Prior to moving to Chetumal Mexico I searched the internet for a Spanish school in Chetumal, to no avail. An acquaintance found me a private tutor, a Belizean man studying at the university and living in Chetumal. So at least once I week I get my Spanish class, which is tailored to what I need to survive here. I couldn’t imagine sitting through a public Spanish class and asking the teacher… “Como se dice ‘Do you have hormone cream for menopause’ in Espanole?”


How do you say “I am 48 and learning a new language.” In Spanish?


My first meeting with the Spanish Teacher established that I knew quite a few words, which made me proud. My pronunciation and grammar were, let’s say, not as good as the 3 year old who lives in the house behind us. I am unlearning all the bad Spanish grammar and pronunciation taught to me by Bigness so that people won’t laugh (and call me an idiot to my face) or get that puzzled look on their face which tells me “we think she is saying Spanish words, but what are they?” Bigness thinks my Spanish is already good enough, all he has to do now is to teach me the curse words.


My one saving grace is that I don’t care how stupid I sound. No, really, I don’t. And when I get real frustrated I revert to English, which has a startling effect on sales personnel (especially when I use the phase “No speaky Spanish” and turn my palms up). A couple of times the have answered me in English. And I wonder why they couldn’t have put me out of my misery a little sooner.


I came here with some misconceptions. I assumed I would start out asking questions in my mush mouth Spanish and invariably I would get an answer in English. I assumed that if the clerk didn’t understand me, he or she would find someone to interpret. I think every foreign country should be this nice when dealing with egotistical English speakers. NOT SO. Big new to me: in Mexico they speak SPANISH and in Chetumal, Mexico which borders an English speaking country, they have just started teaching English in High School THIS YEAR. Nobody is busting out in English here to rescue me when I refer to MYSELF as ustedes. For the non-Spanish speaker, a rough translation is that, I have a bad habit of referring to myself as YOU in the plural form. I just blunder through with my 100 phrases adapted and borrowed from. I just describe the thing if I don’t know the word for it, the colors, the size, and eventually someone understands my kitchen Spanish. I've stopped caring how ridiculous I sound when I point to the door and call it a window, because maybe someday “me talk pretty”. Yes, I actually pointed to the door at Sam’s Club and said “Abierto la ventana, por favor” and they opened the door, even though I had just called it a window. See... I’m making progress.
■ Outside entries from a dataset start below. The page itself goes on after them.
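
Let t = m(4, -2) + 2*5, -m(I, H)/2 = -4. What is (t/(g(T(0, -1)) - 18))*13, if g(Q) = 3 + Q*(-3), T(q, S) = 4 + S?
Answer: -39/4 ≈ -9.7500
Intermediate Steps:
m(I, H) = 8 (m(I, H) = -2*(-4) = 8)
g(Q) = 3 - 3*Q
t = 18 (t = 8 + 2*5 = 8 + 10 = 18)
(t/(g(T(0, -1)) - 18))*13 = (18/((3 - 3*(4 - 1)) - 18))*13 = (18/((3 - 3*3) - 18))*13 = (18/((3 - 9) - 18))*13 = (18/(-6 - 18))*13 = (18/(-24))*13 = (18*(-1/24))*13 = -3/4*13 = -39/4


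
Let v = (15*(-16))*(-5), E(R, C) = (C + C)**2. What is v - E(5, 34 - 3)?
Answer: -2644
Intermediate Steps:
E(R, C) = 4*C**2 (E(R, C) = (2*C)**2 = 4*C**2)
v = 1200 (v = -240*(-5) = 1200)
v - E(5, 34 - 3) = 1200 - 4*(34 - 3)**2 = 1200 - 4*31**2 = 1200 - 4*961 = 1200 - 1*3844 = 1200 - 3844 = -2644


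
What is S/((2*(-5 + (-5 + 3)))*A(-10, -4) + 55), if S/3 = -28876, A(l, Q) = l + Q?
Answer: -86628/251 ≈ -345.13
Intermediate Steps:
A(l, Q) = Q + l
S = -86628 (S = 3*(-28876) = -86628)
S/((2*(-5 + (-5 + 3)))*A(-10, -4) + 55) = -86628/((2*(-5 + (-5 + 3)))*(-4 - 10) + 55) = -86628/((2*(-5 - 2))*(-14) + 55) = -86628/((2*(-7))*(-14) + 55) = -86628/(-14*(-14) + 55) = -86628/(196 + 55) = -86628/251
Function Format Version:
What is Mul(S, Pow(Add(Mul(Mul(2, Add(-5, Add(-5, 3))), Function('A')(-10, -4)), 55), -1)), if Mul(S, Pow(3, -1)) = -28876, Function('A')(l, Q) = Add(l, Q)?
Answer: Rational(-86628, 251) ≈ -345.13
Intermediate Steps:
Function('A')(l, Q) = Add(Q, l)
S = -86628 (S = Mul(3, -28876) = -86628)
Mul(S, Pow(Add(Mul(Mul(2, Add(-5, Add(-5, 3))), Function('A')(-10, -4)), 55), -1)) = Mul(-86628, Pow(Add(Mul(Mul(2, Add(-5, Add(-5, 3))), Add(-4, -10)), 55), -1)) = Mul(-86628, Pow(Add(Mul(Mul(2, Add(-5, -2)), -14), 55), -1)) = Mul(-86628, Pow(Add(Mul(Mul(2, -7), -14), 55), -1)) = Mul(-86628, Pow(Add(Mul(-14, -14), 55), -1)) = Mul(-86628, Pow(Add(196, 55), -1)) = Mul(-86628, Pow(251, -1)) = Mul(-86628, Rational(1, 251)) = Rational(-86628, 251)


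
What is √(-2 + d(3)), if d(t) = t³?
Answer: 5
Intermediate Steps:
√(-2 + d(3)) = √(-2 + 3³) = √(-2 + 27) = √25 = 5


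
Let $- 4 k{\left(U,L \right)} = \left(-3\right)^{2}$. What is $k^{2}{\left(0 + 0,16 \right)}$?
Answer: $\frac{81}{16} \approx 5.0625$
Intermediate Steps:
$k{\left(U,L \right)} = - \frac{9}{4}$ ($k{\left(U,L \right)} = - \frac{\left(-3\right)^{2}}{4} = \left(- \frac{1}{4}\right) 9 = - \frac{9}{4}$)
$k^{2}{\left(0 + 0,16 \right)} = \left(- \frac{9}{4}\right)^{2} = \frac{81}{16}$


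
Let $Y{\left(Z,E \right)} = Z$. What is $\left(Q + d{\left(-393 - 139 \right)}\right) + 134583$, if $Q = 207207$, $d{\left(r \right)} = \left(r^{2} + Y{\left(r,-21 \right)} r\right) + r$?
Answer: $907306$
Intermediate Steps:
$d{\left(r \right)} = r + 2 r^{2}$ ($d{\left(r \right)} = \left(r^{2} + r r\right) + r = \left(r^{2} + r^{2}\right) + r = 2 r^{2} + r = r + 2 r^{2}$)
$\left(Q + d{\left(-393 - 139 \right)}\right) + 134583 = \left(207207 + \left(-393 - 139\right) \left(1 + 2 \left(-393 - 139\right)\right)\right) + 134583 = \left(207207 - 532 \left(1 + 2 \left(-532\right)\right)\right) + 134583 = \left(207207 - 532 \left(1 - 1064\right)\right) + 134583 = \left(207207 - -565516\right) + 134583 = \left(207207 + 565516\right) + 134583 = 772723 + 134583 = 907306$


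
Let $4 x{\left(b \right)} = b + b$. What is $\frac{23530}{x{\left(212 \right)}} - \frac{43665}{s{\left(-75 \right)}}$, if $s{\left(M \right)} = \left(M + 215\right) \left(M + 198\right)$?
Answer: $\frac{325657}{1484} \approx 219.45$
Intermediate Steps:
$x{\left(b \right)} = \frac{b}{2}$ ($x{\left(b \right)} = \frac{b + b}{4} = \frac{2 b}{4} = \frac{b}{2}$)
$s{\left(M \right)} = \left(198 + M\right) \left(215 + M\right)$ ($s{\left(M \right)} = \left(215 + M\right) \left(198 + M\right) = \left(198 + M\right) \left(215 + M\right)$)
$\frac{23530}{x{\left(212 \right)}} - \frac{43665}{s{\left(-75 \right)}} = \frac{23530}{\frac{1}{2} \cdot 212} - \frac{43665}{42570 + \left(-75\right)^{2} + 413 \left(-75\right)} = \frac{23530}{106} - \frac{43665}{42570 + 5625 - 30975} = 23530 \cdot \frac{1}{106} - \frac{43665}{17220} = \frac{11765}{53} - \frac{71}{28} = \frac{325657}{1484}$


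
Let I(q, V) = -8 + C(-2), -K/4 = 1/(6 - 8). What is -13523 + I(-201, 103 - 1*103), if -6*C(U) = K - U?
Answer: -40595/3 ≈ -13532.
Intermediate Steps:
K = 2 (K = -4/(6 - 8) = -4/(-2) = -4*(-½) = 2)
C(U) = -⅓ + U/6 (C(U) = -(2 - U)/6 = -⅓ + U/6)
I(q, V) = -26/3 (I(q, V) = -8 + (-⅓ + (⅙)*(-2)) = -8 + (-⅓ - ⅓) = -8 - ⅔ = -26/3)
-13523 + I(-201, 103 - 1*103) = -13523 - 26/3 = -40595/3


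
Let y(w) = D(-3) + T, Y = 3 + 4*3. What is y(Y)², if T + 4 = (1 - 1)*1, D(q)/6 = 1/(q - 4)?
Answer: 1156/49 ≈ 23.592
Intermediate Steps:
D(q) = 6/(-4 + q) (D(q) = 6/(q - 4) = 6/(-4 + q))
T = -4 (T = -4 + (1 - 1)*1 = -4 + 0*1 = -4 + 0 = -4)
Y = 15 (Y = 3 + 12 = 15)
y(w) = -34/7 (y(w) = 6/(-4 - 3) - 4 = 6/(-7) - 4 = 6*(-⅐) - 4 = -6/7 - 4 = -34/7)
y(Y)² = (-34/7)² = 1156/49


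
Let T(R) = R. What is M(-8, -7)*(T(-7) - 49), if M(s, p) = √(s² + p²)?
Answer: -56*√113 ≈ -595.29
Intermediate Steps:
M(s, p) = √(p² + s²)
M(-8, -7)*(T(-7) - 49) = √((-7)² + (-8)²)*(-7 - 49) = √(49 + 64)*(-56) = √113*(-56) = -56*√113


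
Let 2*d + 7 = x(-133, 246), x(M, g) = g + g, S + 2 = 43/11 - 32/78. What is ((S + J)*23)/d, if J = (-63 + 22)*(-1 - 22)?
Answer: 3727748/41613 ≈ 89.581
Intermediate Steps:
J = 943 (J = -41*(-23) = 943)
S = 643/429 (S = -2 + (43/11 - 32/78) = -2 + (43*(1/11) - 32*1/78) = -2 + (43/11 - 16/39) = -2 + 1501/429 = 643/429 ≈ 1.4988)
x(M, g) = 2*g
d = 485/2 (d = -7/2 + (2*246)/2 = -7/2 + (½)*492 = -7/2 + 246 = 485/2 ≈ 242.50)
((S + J)*23)/d = ((643/429 + 943)*23)/(485/2) = ((405190/429)*23)*(2/485) = (9319370/429)*(2/485) = 3727748/41613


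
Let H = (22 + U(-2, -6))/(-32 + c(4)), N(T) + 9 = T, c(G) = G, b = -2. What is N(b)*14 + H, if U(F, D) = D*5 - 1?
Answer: -4303/28 ≈ -153.68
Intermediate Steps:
N(T) = -9 + T
U(F, D) = -1 + 5*D (U(F, D) = 5*D - 1 = -1 + 5*D)
H = 9/28 (H = (22 + (-1 + 5*(-6)))/(-32 + 4) = (22 + (-1 - 30))/(-28) = (22 - 31)*(-1/28) = -9*(-1/28) = 9/28 ≈ 0.32143)
N(b)*14 + H = (-9 - 2)*14 + 9/28 = -11*14 + 9/28 = -154 + 9/28 = -4303/28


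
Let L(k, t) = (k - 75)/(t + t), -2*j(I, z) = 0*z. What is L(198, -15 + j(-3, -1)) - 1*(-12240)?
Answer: 122359/10 ≈ 12236.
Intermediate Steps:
j(I, z) = 0 (j(I, z) = -0*z = -½*0 = 0)
L(k, t) = (-75 + k)/(2*t) (L(k, t) = (-75 + k)/((2*t)) = (-75 + k)*(1/(2*t)) = (-75 + k)/(2*t))
L(198, -15 + j(-3, -1)) - 1*(-12240) = (-75 + 198)/(2*(-15 + 0)) - 1*(-12240) = (½)*123/(-15) + 12240 = (½)*(-1/15)*123 + 12240 = -41/10 + 12240 = 122359/10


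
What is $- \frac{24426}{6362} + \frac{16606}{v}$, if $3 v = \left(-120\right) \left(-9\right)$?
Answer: $\frac{24213503}{572580} \approx 42.288$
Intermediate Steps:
$v = 360$ ($v = \frac{\left(-120\right) \left(-9\right)}{3} = \frac{1}{3} \cdot 1080 = 360$)
$- \frac{24426}{6362} + \frac{16606}{v} = - \frac{24426}{6362} + \frac{16606}{360} = \left(-24426\right) \frac{1}{6362} + 16606 \cdot \frac{1}{360} = - \frac{12213}{3181} + \frac{8303}{180} = \frac{24213503}{572580}$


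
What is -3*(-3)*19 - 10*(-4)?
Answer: 211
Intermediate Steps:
-3*(-3)*19 - 10*(-4) = 9*19 + 40 = 171 + 40 = 211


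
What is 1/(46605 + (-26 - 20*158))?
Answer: 1/43419 ≈ 2.3031e-5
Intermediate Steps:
1/(46605 + (-26 - 20*158)) = 1/(46605 + (-26 - 3160)) = 1/(46605 - 3186) = 1/43419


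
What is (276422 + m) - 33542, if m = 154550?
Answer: 397430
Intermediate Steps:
(276422 + m) - 33542 = (276422 + 154550) - 33542 = 430972 - 33542 = 397430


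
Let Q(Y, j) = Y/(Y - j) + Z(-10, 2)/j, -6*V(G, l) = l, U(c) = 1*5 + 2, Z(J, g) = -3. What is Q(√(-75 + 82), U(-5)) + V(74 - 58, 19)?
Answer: -79/21 - √7/6 ≈ -4.2029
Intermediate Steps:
U(c) = 7 (U(c) = 5 + 2 = 7)
V(G, l) = -l/6
Q(Y, j) = -3/j + Y/(Y - j) (Q(Y, j) = Y/(Y - j) - 3/j = -3/j + Y/(Y - j))
Q(√(-75 + 82), U(-5)) + V(74 - 58, 19) = (-3*√(-75 + 82) + 3*7 + √(-75 + 82)*7)/(7*(√(-75 + 82) - 1*7)) - ⅙*19 = (-3*√7 + 21 + √7*7)/(7*(√7 - 7)) - 19/6 = (-3*√7 + 21 + 7*√7)/(7*(-7 + √7)) - 19/6 = (21 + 4*√7)/(7*(-7 + √7)) - 19/6 = -19/6 + (21 + 4*√7)/(7*(-7 + √7))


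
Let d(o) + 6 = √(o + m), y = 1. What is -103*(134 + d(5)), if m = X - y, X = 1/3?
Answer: -13184 - 103*√39/3 ≈ -13398.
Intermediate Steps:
X = ⅓ ≈ 0.33333
m = -⅔ (m = ⅓ - 1*1 = ⅓ - 1 = -⅔ ≈ -0.66667)
d(o) = -6 + √(-⅔ + o) (d(o) = -6 + √(o - ⅔) = -6 + √(-⅔ + o))
-103*(134 + d(5)) = -103*(134 + (-6 + √(-6 + 9*5)/3)) = -103*(134 + (-6 + √(-6 + 45)/3)) = -103*(134 + (-6 + √39/3)) = -103*(128 + √39/3) = -13184 - 103*√39/3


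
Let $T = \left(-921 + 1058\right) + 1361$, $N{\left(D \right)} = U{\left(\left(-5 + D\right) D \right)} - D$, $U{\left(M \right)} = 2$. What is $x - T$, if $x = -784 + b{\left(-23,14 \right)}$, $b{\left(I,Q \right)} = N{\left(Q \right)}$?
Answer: $-2294$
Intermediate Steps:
$N{\left(D \right)} = 2 - D$
$b{\left(I,Q \right)} = 2 - Q$
$T = 1498$ ($T = 137 + 1361 = 1498$)
$x = -796$ ($x = -784 + \left(2 - 14\right) = -784 - 12 = -796$)
$x - T = -796 - 1498 = -2294$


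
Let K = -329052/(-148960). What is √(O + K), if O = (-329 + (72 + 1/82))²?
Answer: √785544047847670/109060 ≈ 256.99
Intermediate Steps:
O = 444071329/6724 (O = (-329 + (72 + 1/82))² = (-329 + 5905/82)² = (-21073/82)² = 444071329/6724 ≈ 66043.)
K = 82263/37240 (K = -329052*(-1/148960) = 82263/37240 ≈ 2.2090)
√(O + K) = √(444071329/6724 + 82263/37240) = √(4134442357093/62600440) = √785544047847670/109060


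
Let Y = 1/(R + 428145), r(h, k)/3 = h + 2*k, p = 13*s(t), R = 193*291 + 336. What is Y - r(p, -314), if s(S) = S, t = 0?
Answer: 913069297/484644 ≈ 1884.0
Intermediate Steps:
R = 56499 (R = 56163 + 336 = 56499)
p = 0 (p = 13*0 = 0)
r(h, k) = 3*h + 6*k (r(h, k) = 3*(h + 2*k) = 3*h + 6*k)
Y = 1/484644 (Y = 1/(56499 + 428145) = 1/484644 ≈ 2.0634e-6)
Y - r(p, -314) = 1/484644 - (3*0 + 6*(-314)) = 1/484644 - (0 - 1884) = 1/484644 - 1*(-1884) = 1/484644 + 1884 = 913069297/484644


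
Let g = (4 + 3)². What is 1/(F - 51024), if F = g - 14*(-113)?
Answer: -1/49393 ≈ -2.0246e-5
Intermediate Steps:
g = 49 (g = 7² = 49)
F = 1631 (F = 49 - 14*(-113) = 49 + 1582 = 1631)
1/(F - 51024) = 1/(1631 - 51024) = 1/(-49393) = -1/49393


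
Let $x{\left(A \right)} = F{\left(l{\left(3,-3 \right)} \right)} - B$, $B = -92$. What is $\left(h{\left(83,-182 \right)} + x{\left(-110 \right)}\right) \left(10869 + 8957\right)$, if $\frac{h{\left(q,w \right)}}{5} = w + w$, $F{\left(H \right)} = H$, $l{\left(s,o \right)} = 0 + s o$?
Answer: $-34437762$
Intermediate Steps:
$l{\left(s,o \right)} = o s$ ($l{\left(s,o \right)} = 0 + o s = o s$)
$x{\left(A \right)} = 83$ ($x{\left(A \right)} = \left(-3\right) 3 - -92 = -9 + 92 = 83$)
$h{\left(q,w \right)} = 10 w$ ($h{\left(q,w \right)} = 5 \left(w + w\right) = 5 \cdot 2 w = 10 w$)
$\left(h{\left(83,-182 \right)} + x{\left(-110 \right)}\right) \left(10869 + 8957\right) = \left(10 \left(-182\right) + 83\right) \left(10869 + 8957\right) = \left(-1820 + 83\right) 19826 = \left(-1737\right) 19826 = -34437762$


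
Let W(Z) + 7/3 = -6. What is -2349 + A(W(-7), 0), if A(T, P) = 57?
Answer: -2292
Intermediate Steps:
W(Z) = -25/3 (W(Z) = -7/3 - 6 = -25/3)
-2349 + A(W(-7), 0) = -2349 + 57 = -2292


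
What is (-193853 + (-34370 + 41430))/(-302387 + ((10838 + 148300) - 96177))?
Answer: 186793/239426 ≈ 0.78017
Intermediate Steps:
(-193853 + (-34370 + 41430))/(-302387 + ((10838 + 148300) - 96177)) = (-193853 + 7060)/(-302387 + (159138 - 96177)) = -186793/(-302387 + 62961) = -186793/(-239426) = -186793*(-1/239426) = 186793/239426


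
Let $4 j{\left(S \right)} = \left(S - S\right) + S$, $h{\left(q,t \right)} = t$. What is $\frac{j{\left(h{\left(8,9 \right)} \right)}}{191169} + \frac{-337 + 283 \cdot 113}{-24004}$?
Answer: $- \frac{672101721}{509868964} \approx -1.3182$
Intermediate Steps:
$j{\left(S \right)} = \frac{S}{4}$ ($j{\left(S \right)} = \frac{\left(S - S\right) + S}{4} = \frac{0 + S}{4} = \frac{S}{4}$)
$\frac{j{\left(h{\left(8,9 \right)} \right)}}{191169} + \frac{-337 + 283 \cdot 113}{-24004} = \frac{\frac{1}{4} \cdot 9}{191169} + \frac{-337 + 283 \cdot 113}{-24004} = \frac{9}{4} \cdot \frac{1}{191169} + \left(-337 + 31979\right) \left(- \frac{1}{24004}\right) = \frac{1}{84964} + 31642 \left(- \frac{1}{24004}\right) = \frac{1}{84964} - \frac{15821}{12002} = - \frac{672101721}{509868964}$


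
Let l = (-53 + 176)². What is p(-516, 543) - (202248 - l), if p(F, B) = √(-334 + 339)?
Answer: -187119 + √5 ≈ -1.8712e+5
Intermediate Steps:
l = 15129 (l = 123² = 15129)
p(F, B) = √5
p(-516, 543) - (202248 - l) = √5 - (202248 - 1*15129) = √5 - (202248 - 15129) = √5 - 1*187119 = √5 - 187119 = -187119 + √5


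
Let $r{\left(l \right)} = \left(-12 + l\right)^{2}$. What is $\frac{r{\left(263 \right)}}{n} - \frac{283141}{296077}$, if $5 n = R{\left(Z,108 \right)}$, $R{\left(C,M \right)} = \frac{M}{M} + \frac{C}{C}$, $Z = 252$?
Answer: $\frac{93265169103}{592154} \approx 1.575 \cdot 10^{5}$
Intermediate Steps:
$R{\left(C,M \right)} = 2$ ($R{\left(C,M \right)} = 1 + 1 = 2$)
$n = \frac{2}{5}$ ($n = \frac{1}{5} \cdot 2 = \frac{2}{5} \approx 0.4$)
$\frac{r{\left(263 \right)}}{n} - \frac{283141}{296077} = \frac{\left(-12 + 263\right)^{2}}{\frac{2}{5}} - \frac{283141}{296077} = 251^{2} \cdot \frac{5}{2} - \frac{283141}{296077} = 63001 \cdot \frac{5}{2} - \frac{283141}{296077} = \frac{315005}{2} - \frac{283141}{296077} = \frac{93265169103}{592154}$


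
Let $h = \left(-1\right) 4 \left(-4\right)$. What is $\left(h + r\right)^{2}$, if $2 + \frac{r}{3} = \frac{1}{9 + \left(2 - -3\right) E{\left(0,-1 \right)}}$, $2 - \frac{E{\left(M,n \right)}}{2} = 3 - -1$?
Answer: $\frac{11449}{121} \approx 94.62$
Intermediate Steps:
$E{\left(M,n \right)} = -4$ ($E{\left(M,n \right)} = 4 - 2 \left(3 - -1\right) = 4 - 2 \left(3 + 1\right) = 4 - 8 = -4$)
$h = 16$ ($h = \left(-4\right) \left(-4\right) = 16$)
$r = - \frac{69}{11}$ ($r = -6 + \frac{3}{9 + \left(2 - -3\right) \left(-4\right)} = -6 + \frac{3}{9 + \left(2 + 3\right) \left(-4\right)} = -6 + \frac{3}{9 + 5 \left(-4\right)} = -6 + \frac{3}{9 - 20} = -6 + \frac{3}{-11} = -6 + 3 \left(- \frac{1}{11}\right) = -6 - \frac{3}{11} = - \frac{69}{11} \approx -6.2727$)
$\left(h + r\right)^{2} = \left(16 - \frac{69}{11}\right)^{2} = \left(\frac{107}{11}\right)^{2} = \frac{11449}{121}$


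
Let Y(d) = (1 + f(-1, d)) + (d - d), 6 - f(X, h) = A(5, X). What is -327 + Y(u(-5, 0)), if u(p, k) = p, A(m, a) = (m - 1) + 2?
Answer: -326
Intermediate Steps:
A(m, a) = 1 + m (A(m, a) = (-1 + m) + 2 = 1 + m)
f(X, h) = 0 (f(X, h) = 6 - (1 + 5) = 6 - 1*6 = 6 - 6 = 0)
Y(d) = 1 (Y(d) = (1 + 0) + (d - d) = 1 + 0 = 1)
-327 + Y(u(-5, 0)) = -327 + 1 = -326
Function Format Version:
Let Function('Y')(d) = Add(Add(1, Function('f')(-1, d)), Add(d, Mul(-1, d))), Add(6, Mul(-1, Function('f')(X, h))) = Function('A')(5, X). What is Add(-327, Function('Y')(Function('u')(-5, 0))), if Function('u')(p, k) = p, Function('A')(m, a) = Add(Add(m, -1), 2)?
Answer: -326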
So now Bigness and I play a game when we are out shopping. I do all the talking – in SPANISH. And I only talk to him in ENGLISH and I act as a mentally challenegged interpreter for him. He lets me know how close I am to understanding what they are really saying. I get more respect that way, no one clicking their teeth at me. I would like to think it is because my Spanish is improving, but down deep I know it is because my ham fisted 6 foot 4 inch husband is so scary looking. I make excuses for myself trying to joke in Spanish and explain to the unsuspecting taxi driver or store clerk that my school for spanish is the telenovella (Spanish soap opera), it sometimes gets a chuckle, but most of the time I get a worried look.